Looking at who is saying what about Mr. Bundy and his allies, one can readily imagine that there may be a fair amount of confirmatory bias operating here, on all sides.

But the story that broke in the New York Times yesterday, in which Mr. Bundy is quoted making patently offensive comments about “Negroes” has reset the table for many former admirers and reinforced the convictions of many critics.

My point is this:

We not only tend to agree with comments and actions that are consistent with our own beliefs and world view; we tend to attribute to those who make such comments and take such actions other characteristics we consider to be positive.
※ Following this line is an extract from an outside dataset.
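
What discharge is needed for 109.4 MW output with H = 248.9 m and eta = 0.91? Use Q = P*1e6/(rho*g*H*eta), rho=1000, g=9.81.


Q = 109.4 * 1e6 / (1000 * 9.81 * 248.9 * 0.91) = 49.2359 m^3/s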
In effect, if I think you are right (because you agree with me), then I’m also likely to think you are smart, noble, dedicated, a great person and probably even good looking. We take a fragmentary piece of evidence that says, “This guy agrees with me,” and turn it into “This guy is like me . . . only maybe better.”

Because, after all, only a smart, noble, dedicated individual, a great person (and good looking) would believe the things we believe and say the things we wish we had said.

But venal, selfish, narrow-minded folks can agree with us, too. They even can be pretty ugly, truth to be told.

For public leaders, the lesson is clear: An ally in a cause can be more damaging than an enemy. It pays to be clear, from the beginning, about what we are aligning ourselves with and what we are not.

And before we call anyone a “patriot,” we might want to become a bit more familiar with what they think they are fighting for.

 

2 Responses to Lessons from the Saga of Cliven Bundy

  • Repack Rider

    What if there is nothing remotely possible to agree on, as is the case with Mr. Bundy, who opposes every aspect of civilized society?

    • Dr. Scott Paine

      Great question.

      First, I don’t know that there isn’t anything you and I could agree upon with Mr. Bundy. So I’ll cling to that hope that we can agree until the evidence is clear to the contrary.

      Second, there can be agreement about what should be and there can be agreement about what will be, even if we disagree about whether or not it should be. Democracy is about both kinds of agreement, about both substance and process, if you will. What I have to hope is that Mr. Bundy and the Federal Government will arrive at an understanding of what will be, even if they can’t agree about what should be. For me, the most terrifying part of this and other similar confrontations is that some are treating this as a war, not a dispute. I don’t think there is any doubt about who will win that war, if it comes to that. The public will not rise up against the federal government on this (most of what I’ve read suggests that most of us, myself included, think that Mr. Bundy is on the wrong side in this dispute, given the law). So I hope a shared understanding of what will be can be achieved without further violence.

      But you’re right in being concerned that sometimes even that is not possible. Which is why, at the end of the day, we have granted to the government the power of coercion by force of arms if necessary. Because there are people who will refuse to abide by the settled understandings of what should be and what will be. When we cannot live together in peace, someone has to have the right to decide what happens next. Each individual deciding for himself or herself is called anarchy, not democracy.

      Thanks for a challenging question!